Watch out for man o' war invaders when winds change
A SPATE of irukandji syndrome victims in the area has been accompanied by an increase in blue bottle jellyfish at Bundaberg beaches over the past couple of weeks.
The dreaded jellies are the enemy of surfers and swimmers, with its sting causing immediate pain and leaving a welt or blister.
Surf Life Saving Queensland regional operations manager Craig Holden said the blue bottles tended to come and go but generally followed northern winds.
"A couple of weeks ago we seen some wash up when there was a northern wind, but with the southern winds we've had recently there hasn't been any lately," Mr Holden said.
"The weather is looking to change again soon, so we might be in for some more soon but it's always hard to tell with blue bottles where they are going to go."
Vinegar is no longer the recommended treatment for a blue bottle sting.

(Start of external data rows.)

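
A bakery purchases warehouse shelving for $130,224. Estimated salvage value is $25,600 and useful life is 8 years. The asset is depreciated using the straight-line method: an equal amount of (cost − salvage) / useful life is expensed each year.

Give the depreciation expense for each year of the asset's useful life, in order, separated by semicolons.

$13,078; $13,078; $13,078; $13,078; $13,078; $13,078; $13,078; $13,078

Depreciable base = $130,224 − $25,600 = $104,624.
Annual expense = $104,624 / 8 = $13,078.
End of year 1: book value $117,146.
End of year 2: book value $104,068.
End of year 3: book value $90,990.
End of year 4: book value $77,912.
End of year 5: book value $64,834.
End of year 6: book value $51,756.
End of year 7: book value $38,678.
End of year 8: book value $25,600.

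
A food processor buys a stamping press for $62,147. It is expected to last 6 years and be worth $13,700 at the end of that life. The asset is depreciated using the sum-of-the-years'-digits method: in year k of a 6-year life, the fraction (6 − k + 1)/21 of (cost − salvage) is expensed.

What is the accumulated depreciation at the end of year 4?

Depreciable base = $62,147 − $13,700 = $48,447.
Sum of the years' digits = 6+5+4+3+2+1 = 21.
Year 1: $48,447 × 6/21 = $13,842. Book value $48,305.
Year 2: $48,447 × 5/21 = $11,535. Book value $36,770.
Year 3: $48,447 × 4/21 = $9,228. Book value $27,542.
Year 4: $48,447 × 3/21 = $6,921. Book value $20,621.
Accumulated through year 4 = $62,147 − $20,621 = $41,526.

$41,526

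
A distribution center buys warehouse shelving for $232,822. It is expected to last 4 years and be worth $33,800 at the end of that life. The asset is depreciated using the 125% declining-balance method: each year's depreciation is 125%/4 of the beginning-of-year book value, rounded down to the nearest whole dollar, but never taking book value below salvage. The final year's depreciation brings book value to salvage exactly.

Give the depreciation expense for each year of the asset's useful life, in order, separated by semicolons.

Depreciable base = $232,822 − $33,800 = $199,022.
Year 1: ⌊$232,822 × 125%/4⌋ = $72,756. Book value $160,066.
Year 2: ⌊$160,066 × 125%/4⌋ = $50,020. Book value $110,046.
Year 3: ⌊$110,046 × 125%/4⌋ = $34,389. Book value $75,657.
Year 4 (final): $75,657 − $33,800 = $41,857. Book value $33,800.

$72,756; $50,020; $34,389; $41,857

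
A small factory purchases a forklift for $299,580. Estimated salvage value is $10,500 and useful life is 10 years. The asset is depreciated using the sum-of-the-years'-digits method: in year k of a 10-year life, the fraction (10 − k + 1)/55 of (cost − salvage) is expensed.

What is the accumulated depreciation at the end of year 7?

Depreciable base = $299,580 − $10,500 = $289,080.
Sum of the years' digits = 10+9+8+7+6+5+4+3+2+1 = 55.
Year 1: $289,080 × 10/55 = $52,560. Book value $247,020.
Year 2: $289,080 × 9/55 = $47,304. Book value $199,716.
Year 3: $289,080 × 8/55 = $42,048. Book value $157,668.
Year 4: $289,080 × 7/55 = $36,792. Book value $120,876.
Year 5: $289,080 × 6/55 = $31,536. Book value $89,340.
Year 6: $289,080 × 5/55 = $26,280. Book value $63,060.
Year 7: $289,080 × 4/55 = $21,024. Book value $42,036.
Accumulated through year 7 = $299,580 − $42,036 = $257,544.

$257,544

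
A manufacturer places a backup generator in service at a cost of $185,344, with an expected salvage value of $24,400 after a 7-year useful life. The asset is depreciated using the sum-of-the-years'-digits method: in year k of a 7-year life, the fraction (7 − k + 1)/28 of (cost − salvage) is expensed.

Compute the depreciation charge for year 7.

$5,748

Depreciable base = $185,344 − $24,400 = $160,944.
Sum of the years' digits = 7+6+5+4+3+2+1 = 28.
Year 1: $160,944 × 7/28 = $40,236. Book value $145,108.
Year 2: $160,944 × 6/28 = $34,488. Book value $110,620.
Year 3: $160,944 × 5/28 = $28,740. Book value $81,880.
Year 4: $160,944 × 4/28 = $22,992. Book value $58,888.
Year 5: $160,944 × 3/28 = $17,244. Book value $41,644.
Year 6: $160,944 × 2/28 = $11,496. Book value $30,148.
Year 7: $160,944 × 1/28 = $5,748. Book value $24,400.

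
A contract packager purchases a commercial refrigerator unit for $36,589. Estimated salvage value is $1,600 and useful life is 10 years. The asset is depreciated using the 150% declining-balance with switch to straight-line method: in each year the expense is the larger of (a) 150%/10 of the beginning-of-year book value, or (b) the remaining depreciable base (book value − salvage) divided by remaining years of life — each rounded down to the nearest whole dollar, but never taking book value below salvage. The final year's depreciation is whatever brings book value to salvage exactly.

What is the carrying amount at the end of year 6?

Depreciable base = $36,589 − $1,600 = $34,989.
Year 1: DB = ⌊$36,589 × 150%/10⌋ = $5,488; SL = ⌊$34,989/10⌋ = $3,498 → take DB $5,488. Book value $31,101.
Year 2: DB = ⌊$31,101 × 150%/10⌋ = $4,665; SL = ⌊$29,501/9⌋ = $3,277 → take DB $4,665. Book value $26,436.
Year 3: DB = ⌊$26,436 × 150%/10⌋ = $3,965; SL = ⌊$24,836/8⌋ = $3,104 → take DB $3,965. Book value $22,471.
Year 4: DB = ⌊$22,471 × 150%/10⌋ = $3,370; SL = ⌊$20,871/7⌋ = $2,981 → take DB $3,370. Book value $19,101.
Year 5: DB = ⌊$19,101 × 150%/10⌋ = $2,865; SL = ⌊$17,501/6⌋ = $2,916 → take SL $2,916. Book value $16,185.
Year 6: DB = ⌊$16,185 × 150%/10⌋ = $2,427; SL = ⌊$14,585/5⌋ = $2,917 → take SL $2,917. Book value $13,268.

$13,268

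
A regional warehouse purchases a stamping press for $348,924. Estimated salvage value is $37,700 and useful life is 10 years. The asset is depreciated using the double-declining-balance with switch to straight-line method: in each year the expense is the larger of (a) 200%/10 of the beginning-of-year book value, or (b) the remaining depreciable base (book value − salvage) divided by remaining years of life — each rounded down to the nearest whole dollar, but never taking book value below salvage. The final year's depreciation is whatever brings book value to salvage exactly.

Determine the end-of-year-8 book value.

$58,541

Depreciable base = $348,924 − $37,700 = $311,224.
Year 1: DB = ⌊$348,924 × 200%/10⌋ = $69,784; SL = ⌊$311,224/10⌋ = $31,122 → take DB $69,784. Book value $279,140.
Year 2: DB = ⌊$279,140 × 200%/10⌋ = $55,828; SL = ⌊$241,440/9⌋ = $26,826 → take DB $55,828. Book value $223,312.
Year 3: DB = ⌊$223,312 × 200%/10⌋ = $44,662; SL = ⌊$185,612/8⌋ = $23,201 → take DB $44,662. Book value $178,650.
Year 4: DB = ⌊$178,650 × 200%/10⌋ = $35,730; SL = ⌊$140,950/7⌋ = $20,135 → take DB $35,730. Book value $142,920.
Year 5: DB = ⌊$142,920 × 200%/10⌋ = $28,584; SL = ⌊$105,220/6⌋ = $17,536 → take DB $28,584. Book value $114,336.
Year 6: DB = ⌊$114,336 × 200%/10⌋ = $22,867; SL = ⌊$76,636/5⌋ = $15,327 → take DB $22,867. Book value $91,469.
Year 7: DB = ⌊$91,469 × 200%/10⌋ = $18,293; SL = ⌊$53,769/4⌋ = $13,442 → take DB $18,293. Book value $73,176.
Year 8: DB = ⌊$73,176 × 200%/10⌋ = $14,635; SL = ⌊$35,476/3⌋ = $11,825 → take DB $14,635. Book value $58,541.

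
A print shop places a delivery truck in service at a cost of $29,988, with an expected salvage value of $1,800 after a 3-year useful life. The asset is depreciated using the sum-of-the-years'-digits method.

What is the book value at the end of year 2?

Depreciable base = $29,988 − $1,800 = $28,188.
Sum of the years' digits = 3+2+1 = 6.
Year 1: $28,188 × 3/6 = $14,094. Book value $15,894.
Year 2: $28,188 × 2/6 = $9,396. Book value $6,498.

$6,498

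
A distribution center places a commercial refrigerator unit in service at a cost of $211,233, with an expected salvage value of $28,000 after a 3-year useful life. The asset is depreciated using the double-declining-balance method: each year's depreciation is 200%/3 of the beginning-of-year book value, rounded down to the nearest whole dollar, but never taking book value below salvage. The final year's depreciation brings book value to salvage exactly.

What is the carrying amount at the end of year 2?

Depreciable base = $211,233 − $28,000 = $183,233.
Year 1: ⌊$211,233 × 200%/3⌋ = $140,822. Book value $70,411.
Year 2: ⌊$70,411 × 200%/3⌋ = $46,940, capped at $42,411. Book value $28,000.

$28,000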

Instead, immersing the stung area in tolerable hot water and putting kids in a hot shower is the best way to relieve the pain.

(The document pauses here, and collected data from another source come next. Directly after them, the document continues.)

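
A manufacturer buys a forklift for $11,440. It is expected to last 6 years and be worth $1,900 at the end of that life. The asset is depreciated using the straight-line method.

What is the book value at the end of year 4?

Depreciable base = $11,440 − $1,900 = $9,540.
Annual expense = $9,540 / 6 = $1,590.
End of year 1: book value $9,850.
End of year 2: book value $8,260.
End of year 3: book value $6,670.
End of year 4: book value $5,080.

$5,080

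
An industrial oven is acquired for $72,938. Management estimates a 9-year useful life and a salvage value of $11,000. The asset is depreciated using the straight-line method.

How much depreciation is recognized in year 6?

Depreciable base = $72,938 − $11,000 = $61,938.
Annual expense = $61,938 / 9 = $6,882.

$6,882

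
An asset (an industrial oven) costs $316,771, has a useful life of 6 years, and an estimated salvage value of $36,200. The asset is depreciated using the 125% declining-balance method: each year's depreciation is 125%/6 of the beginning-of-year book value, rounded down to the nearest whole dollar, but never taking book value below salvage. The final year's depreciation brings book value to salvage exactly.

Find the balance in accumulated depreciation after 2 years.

$118,238

Depreciable base = $316,771 − $36,200 = $280,571.
Year 1: ⌊$316,771 × 125%/6⌋ = $65,993. Book value $250,778.
Year 2: ⌊$250,778 × 125%/6⌋ = $52,245. Book value $198,533.
Accumulated through year 2 = $316,771 − $198,533 = $118,238.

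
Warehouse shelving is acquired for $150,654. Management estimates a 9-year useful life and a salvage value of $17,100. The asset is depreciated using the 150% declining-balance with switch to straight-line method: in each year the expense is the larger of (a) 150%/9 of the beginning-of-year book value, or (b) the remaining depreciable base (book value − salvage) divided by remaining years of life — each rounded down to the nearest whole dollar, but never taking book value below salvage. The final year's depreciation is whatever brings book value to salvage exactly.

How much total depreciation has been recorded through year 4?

$77,999

Depreciable base = $150,654 − $17,100 = $133,554.
Year 1: DB = ⌊$150,654 × 150%/9⌋ = $25,109; SL = ⌊$133,554/9⌋ = $14,839 → take DB $25,109. Book value $125,545.
Year 2: DB = ⌊$125,545 × 150%/9⌋ = $20,924; SL = ⌊$108,445/8⌋ = $13,555 → take DB $20,924. Book value $104,621.
Year 3: DB = ⌊$104,621 × 150%/9⌋ = $17,436; SL = ⌊$87,521/7⌋ = $12,503 → take DB $17,436. Book value $87,185.
Year 4: DB = ⌊$87,185 × 150%/9⌋ = $14,530; SL = ⌊$70,085/6⌋ = $11,680 → take DB $14,530. Book value $72,655.
Accumulated through year 4 = $150,654 − $72,655 = $77,999.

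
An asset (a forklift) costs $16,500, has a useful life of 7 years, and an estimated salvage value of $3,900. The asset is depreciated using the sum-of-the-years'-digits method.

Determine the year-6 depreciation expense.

$900

Depreciable base = $16,500 − $3,900 = $12,600.
Sum of the years' digits = 7+6+5+4+3+2+1 = 28.
Year 1: $12,600 × 7/28 = $3,150. Book value $13,350.
Year 2: $12,600 × 6/28 = $2,700. Book value $10,650.
Year 3: $12,600 × 5/28 = $2,250. Book value $8,400.
Year 4: $12,600 × 4/28 = $1,800. Book value $6,600.
Year 5: $12,600 × 3/28 = $1,350. Book value $5,250.
Year 6: $12,600 × 2/28 = $900. Book value $4,350.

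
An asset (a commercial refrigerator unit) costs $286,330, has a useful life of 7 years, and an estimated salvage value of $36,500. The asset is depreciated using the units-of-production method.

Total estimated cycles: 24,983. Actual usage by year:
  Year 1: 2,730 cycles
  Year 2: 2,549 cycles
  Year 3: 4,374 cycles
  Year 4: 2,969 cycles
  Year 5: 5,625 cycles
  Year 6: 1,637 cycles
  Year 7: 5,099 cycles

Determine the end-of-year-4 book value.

$160,110

Depreciable base = $286,330 − $36,500 = $249,830.
Rate = $249,830 / 24,983 cycles = $10 per cycle.
Year 1: 2,730 × $10 = $27,300. Book value $259,030.
Year 2: 2,549 × $10 = $25,490. Book value $233,540.
Year 3: 4,374 × $10 = $43,740. Book value $189,800.
Year 4: 2,969 × $10 = $29,690. Book value $160,110.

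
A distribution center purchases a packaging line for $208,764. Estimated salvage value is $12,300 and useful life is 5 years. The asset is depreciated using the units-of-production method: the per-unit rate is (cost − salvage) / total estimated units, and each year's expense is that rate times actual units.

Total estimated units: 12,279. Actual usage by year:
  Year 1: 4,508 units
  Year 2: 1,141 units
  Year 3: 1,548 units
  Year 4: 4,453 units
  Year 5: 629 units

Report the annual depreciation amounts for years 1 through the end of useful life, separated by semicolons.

$72,128; $18,256; $24,768; $71,248; $10,064

Depreciable base = $208,764 − $12,300 = $196,464.
Rate = $196,464 / 12,279 units = $16 per unit.
Year 1: 4,508 × $16 = $72,128. Book value $136,636.
Year 2: 1,141 × $16 = $18,256. Book value $118,380.
Year 3: 1,548 × $16 = $24,768. Book value $93,612.
Year 4: 4,453 × $16 = $71,248. Book value $22,364.
Year 5: 629 × $16 = $10,064. Book value $12,300.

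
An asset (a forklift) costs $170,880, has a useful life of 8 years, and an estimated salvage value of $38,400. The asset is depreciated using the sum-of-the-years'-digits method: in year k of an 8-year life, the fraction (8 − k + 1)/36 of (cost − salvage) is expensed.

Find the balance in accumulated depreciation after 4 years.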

"You generally want to wash the area first and get the tentacle off because they tend to snap off and then run hot," Mr Holden said.

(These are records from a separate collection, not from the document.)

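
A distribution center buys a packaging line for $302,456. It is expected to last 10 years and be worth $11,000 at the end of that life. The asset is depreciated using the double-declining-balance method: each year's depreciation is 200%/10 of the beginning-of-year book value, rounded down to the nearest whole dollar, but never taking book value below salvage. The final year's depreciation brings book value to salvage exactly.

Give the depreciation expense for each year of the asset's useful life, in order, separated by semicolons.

Depreciable base = $302,456 − $11,000 = $291,456.
Year 1: ⌊$302,456 × 200%/10⌋ = $60,491. Book value $241,965.
Year 2: ⌊$241,965 × 200%/10⌋ = $48,393. Book value $193,572.
Year 3: ⌊$193,572 × 200%/10⌋ = $38,714. Book value $154,858.
Year 4: ⌊$154,858 × 200%/10⌋ = $30,971. Book value $123,887.
Year 5: ⌊$123,887 × 200%/10⌋ = $24,777. Book value $99,110.
Year 6: ⌊$99,110 × 200%/10⌋ = $19,822. Book value $79,288.
Year 7: ⌊$79,288 × 200%/10⌋ = $15,857. Book value $63,431.
Year 8: ⌊$63,431 × 200%/10⌋ = $12,686. Book value $50,745.
Year 9: ⌊$50,745 × 200%/10⌋ = $10,149. Book value $40,596.
Year 10 (final): $40,596 − $11,000 = $29,596. Book value $11,000.

$60,491; $48,393; $38,714; $30,971; $24,777; $19,822; $15,857; $12,686; $10,149; $29,596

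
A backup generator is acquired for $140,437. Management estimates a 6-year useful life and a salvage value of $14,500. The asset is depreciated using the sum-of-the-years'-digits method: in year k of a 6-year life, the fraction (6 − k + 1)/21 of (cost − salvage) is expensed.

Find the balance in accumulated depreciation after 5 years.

$119,940

Depreciable base = $140,437 − $14,500 = $125,937.
Sum of the years' digits = 6+5+4+3+2+1 = 21.
Year 1: $125,937 × 6/21 = $35,982. Book value $104,455.
Year 2: $125,937 × 5/21 = $29,985. Book value $74,470.
Year 3: $125,937 × 4/21 = $23,988. Book value $50,482.
Year 4: $125,937 × 3/21 = $17,991. Book value $32,491.
Year 5: $125,937 × 2/21 = $11,994. Book value $20,497.
Accumulated through year 5 = $140,437 − $20,497 = $119,940.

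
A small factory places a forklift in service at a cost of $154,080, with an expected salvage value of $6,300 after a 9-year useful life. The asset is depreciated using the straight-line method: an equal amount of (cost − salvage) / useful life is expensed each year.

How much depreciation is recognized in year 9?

$16,420

Depreciable base = $154,080 − $6,300 = $147,780.
Annual expense = $147,780 / 9 = $16,420.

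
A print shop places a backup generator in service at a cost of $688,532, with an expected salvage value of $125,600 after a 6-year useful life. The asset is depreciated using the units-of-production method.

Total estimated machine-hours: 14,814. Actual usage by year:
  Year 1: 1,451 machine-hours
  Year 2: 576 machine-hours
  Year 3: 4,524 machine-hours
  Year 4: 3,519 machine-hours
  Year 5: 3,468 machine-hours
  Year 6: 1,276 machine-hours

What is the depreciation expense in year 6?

Depreciable base = $688,532 − $125,600 = $562,932.
Rate = $562,932 / 14,814 machine-hours = $38 per machine-hour.
Year 1: 1,451 × $38 = $55,138. Book value $633,394.
Year 2: 576 × $38 = $21,888. Book value $611,506.
Year 3: 4,524 × $38 = $171,912. Book value $439,594.
Year 4: 3,519 × $38 = $133,722. Book value $305,872.
Year 5: 3,468 × $38 = $131,784. Book value $174,088.
Year 6: 1,276 × $38 = $48,488. Book value $125,600.

$48,488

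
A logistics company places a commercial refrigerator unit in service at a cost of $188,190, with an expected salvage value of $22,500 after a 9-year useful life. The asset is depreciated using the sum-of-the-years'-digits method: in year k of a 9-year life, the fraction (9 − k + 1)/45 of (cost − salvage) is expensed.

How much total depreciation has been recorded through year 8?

$162,008

Depreciable base = $188,190 − $22,500 = $165,690.
Sum of the years' digits = 9+8+7+6+5+4+3+2+1 = 45.
Year 1: $165,690 × 9/45 = $33,138. Book value $155,052.
Year 2: $165,690 × 8/45 = $29,456. Book value $125,596.
Year 3: $165,690 × 7/45 = $25,774. Book value $99,822.
Year 4: $165,690 × 6/45 = $22,092. Book value $77,730.
Year 5: $165,690 × 5/45 = $18,410. Book value $59,320.
Year 6: $165,690 × 4/45 = $14,728. Book value $44,592.
Year 7: $165,690 × 3/45 = $11,046. Book value $33,546.
Year 8: $165,690 × 2/45 = $7,364. Book value $26,182.
Accumulated through year 8 = $188,190 − $26,182 = $162,008.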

"If that's not enough then we will ice it, but unless you've had an allergic reaction the pain will fade.
"The vinegar is used on more severe stings from either irukandji or a box jelly fish."
On Thursday, four people suffering irukandji syndrome were airlifted from Fraser Island to Hervey Bay Hospital.
Earlier this month, Sarah Smart, 14, was rushed to hospital with irukandji syndrome after being stung at Elliott Heads.
- Also known as the Portuguese man o' war.
- Size ranges from 2-15cm.
- The severity of the sting depends on the amount of contact the tentacle has with the skin.